Type of paper: Abstract refereed

Abstract:
In this paper we report on research carried out as part of a large scale project funded by the Australian Government Department of Foreign Affairs and Trade (DFAT) through the Government Partnerships for Development (GPFD) funding stream. This ongoing project is aimed at increasing the education capacity of early childhood teachers, primary school teachers, principals and teacher educators in Papua, Indonesia and is a partnership project with Australian Aid, the Papuan Provincial Government and the University of the Sunshine Coast. Our contribution to the project focusses on the professional development of primary school teachers and was undertaken in Jayapura, Papua province on two separate occasions. In the first 12 day workshop we provided master coach training to 40 Papuan senior primary school teachers who then assisted with the second 10 day workshop that provided professional development in curriculum design and implementation, pedagogy, assessment and resource development for 100 primary teachers at different stages of their careers.

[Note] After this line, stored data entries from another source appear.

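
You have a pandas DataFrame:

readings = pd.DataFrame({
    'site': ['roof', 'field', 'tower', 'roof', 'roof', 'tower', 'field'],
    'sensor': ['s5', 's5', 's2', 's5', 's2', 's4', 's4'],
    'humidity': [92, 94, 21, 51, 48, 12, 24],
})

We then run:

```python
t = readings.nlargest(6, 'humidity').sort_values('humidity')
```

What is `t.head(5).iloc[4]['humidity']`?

take 6 rows with largest humidity:
    site sensor  humidity
1  field     s5        94
0   roof     s5        92
3   roof     s5        51
4   roof     s2        48
6  field     s4        24
2  tower     s2        21
sort by humidity:
    site sensor  humidity
2  tower     s2        21
6  field     s4        24
4   roof     s2        48
3   roof     s5        51
0   roof     s5        92
1  field     s5        94
take first 5 rows:
    site sensor  humidity
2  tower     s2        21
6  field     s4        24
4   roof     s2        48
3   roof     s5        51
0   roof     s5        92
Taking the value at position 4, column 'humidity' gives 92.

92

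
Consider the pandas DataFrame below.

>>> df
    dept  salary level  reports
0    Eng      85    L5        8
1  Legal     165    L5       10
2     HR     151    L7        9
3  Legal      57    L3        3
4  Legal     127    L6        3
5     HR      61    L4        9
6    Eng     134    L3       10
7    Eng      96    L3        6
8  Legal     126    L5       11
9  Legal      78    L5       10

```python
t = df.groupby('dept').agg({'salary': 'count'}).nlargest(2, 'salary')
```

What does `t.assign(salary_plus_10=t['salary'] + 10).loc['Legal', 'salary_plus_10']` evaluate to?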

We have used a modified form of the Most Significant Change (MSC) methodology to determine to what extent the professional development program helped change the Papuan primary teachers’ educational knowledge and skills and their attitudes towards their teaching and their professional roles. Unlike other methodologies used in educational development projects MSC endeavors to capture what the recipients think have been the most significant results of the project. Captured in the form of stories, participants identify why, when and how they have changed in their professional attitudes, thoughts and actions. The project participants filled out pre and post surveys, kept daily reflections and participated in focus groups where they shared insights about the value and appropriateness of the professional development that they had received. For this paper we have concentrated on the stories evidenced in the daily reflections. At a later stage of the overall project we will also analyze the significant stories that have emerged from the pre and post surveys and the focus groups. Analysis of the daily reflection data revealed that a clear majority of the participants felt that they had strengthened their capacity and competence to teach in what is, often, a very demanding situation.